PRCs help instructors too
This is Madeline Melchert’s first year as a graduate instructor, and they’re “pleasantly surprised with how well it’s going.”
Melchert is a scientific and technical communication and rhetoric master’s student and teaches in the first-year writing department. The job has its challenges, so they’ve been relying on their department, cohort, and the U of M Libraries for support.
During week seven, their students started their first foray into academic research for the course. Melchert asked the PRCs to come work with their students and evaluate their sources and writing.
“That was so helpful to me to have someone with more expertise about this part of the writing process come in,” Melchert said. “It was also just really refreshing to hear some new voices and get some new energy into that feedback cycle.”
Students really benefit from peer feedback, they said. When students aren’t confident in doing research, writing essays, or using campus resources, talking with a peer can be less intimidating than asking their instructor or a librarian.
In a relaxed environment, PRC appointments can feel less stressful and have lower stakes. The one-on-one format can also be more personalized, compared to traditional classrooms with full rosters.
‘I know because I’ve used it’
“I really like to outsource certain expertise to the Libraries or Peer Research Consultants. Here is a student support resource that can help you better than I can, and I know because I’ve used it.”
Melchert makes a point to use the Libraries’ resources, which not only helps them as a student but also as an instructor. Their experiences behind the desk informs their offerings and pedagogies at the front of the classroom.
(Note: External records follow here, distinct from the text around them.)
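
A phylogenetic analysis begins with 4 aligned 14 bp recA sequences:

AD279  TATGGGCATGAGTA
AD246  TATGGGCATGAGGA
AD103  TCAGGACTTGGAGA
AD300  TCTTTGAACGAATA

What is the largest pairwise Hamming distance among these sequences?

Pairwise Hamming distances:
  AD279 vs AD246: 1
  AD279 vs AD103: 7
  AD279 vs AD300: 6
  AD246 vs AD103: 6
  AD246 vs AD300: 7
  AD103 vs AD300: 9
The largest is 9, between AD103 and AD300.

9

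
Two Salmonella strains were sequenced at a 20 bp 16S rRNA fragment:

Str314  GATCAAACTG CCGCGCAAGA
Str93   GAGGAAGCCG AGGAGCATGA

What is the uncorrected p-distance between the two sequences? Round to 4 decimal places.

0.4000

Mismatches occur at site 3 (T↔G), site 4 (C↔G), site 7 (A↔G), site 9 (T↔C), site 11 (C↔A), site 12 (C↔G), site 14 (C↔A), site 18 (A↔T).
There are 8 differences over 20 sites, so p = 8/20 = 0.4000.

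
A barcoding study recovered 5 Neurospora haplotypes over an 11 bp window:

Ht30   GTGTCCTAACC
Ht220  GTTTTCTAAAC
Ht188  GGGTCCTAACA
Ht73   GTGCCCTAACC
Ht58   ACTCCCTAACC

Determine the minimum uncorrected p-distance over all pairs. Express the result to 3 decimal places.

Pairwise Hamming distances:
  Ht30 vs Ht220: 3
  Ht30 vs Ht188: 2
  Ht30 vs Ht73: 1
  Ht30 vs Ht58: 4
  Ht220 vs Ht188: 5
  Ht220 vs Ht73: 4
  Ht220 vs Ht58: 5
  Ht188 vs Ht73: 3
  Ht188 vs Ht58: 5
  Ht73 vs Ht58: 3
The smallest is 1 mismatch, between Ht30 and Ht73; p = 1/11 = 0.091.

0.091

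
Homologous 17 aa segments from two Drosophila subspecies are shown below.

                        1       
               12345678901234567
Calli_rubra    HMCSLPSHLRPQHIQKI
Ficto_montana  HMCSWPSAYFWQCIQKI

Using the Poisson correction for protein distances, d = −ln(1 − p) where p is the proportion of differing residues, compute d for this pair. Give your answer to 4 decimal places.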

“I really like to outsource certain expertise to the Libraries or Peer Research Consultants,” Melchert said. “Here is a student support resource that can help you better than I can, and I know because I’ve used it.”
They’ve attended workshops on using databases and data management systems, and they’ve held class sessions at the library with Undergraduate Services Specialist Lacie McMillin, where they learned as much as their students did.
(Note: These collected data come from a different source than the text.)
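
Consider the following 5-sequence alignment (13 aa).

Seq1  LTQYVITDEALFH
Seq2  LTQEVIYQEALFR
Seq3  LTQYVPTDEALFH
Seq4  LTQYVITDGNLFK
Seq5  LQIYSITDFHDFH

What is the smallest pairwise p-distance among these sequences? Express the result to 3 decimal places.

0.077

Pairwise Hamming distances:
  Seq1 vs Seq2: 4
  Seq1 vs Seq3: 1
  Seq1 vs Seq4: 3
  Seq1 vs Seq5: 6
  Seq2 vs Seq3: 5
  Seq2 vs Seq4: 6
  Seq2 vs Seq5: 10
  Seq3 vs Seq4: 4
  Seq3 vs Seq5: 7
  Seq4 vs Seq5: 7
The smallest is 1 mismatch, between Seq1 and Seq3; p = 1/13 = 0.077.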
Melchert wants their writing classes to be even more engaged and integrated with the Libraries, and many of their colleagues agree. Every Libraries staff member they’ve met has been warm and welcoming, “which seems simple but is very impactful.” More collaboration is always beneficial, especially in a writing classroom.
“My course librarian Andrew Palahniuk is so kind and communicative and helpful. The Peer Research Consultants are so supportive and lovely and open to questions,” Melchert said. “That’s what makes me want to keep working with the Libraries.”
‘It’s an awesome job’
Even though Williamson is from St. Paul, joining the PRC team helped her find a community on campus.
Her coworkers are “super friendly and nice,” and she’s developed supportive relationships with her students, some who become regulars as the semester progresses.
For current students, Williamson recommends taking advantage of all of University resources — not only the PRC program but also the writing center, the Libraries’ free databases and textbooks, the reference librarians themselves, and other tutoring programs.
And she’d absolutely recommend becoming a PRC.
“It’s an awesome job. You learn a lot, and you’re helping other students get a little more confident in their coursework, and you can really tell you’re making a difference in their school life,” Williamson said.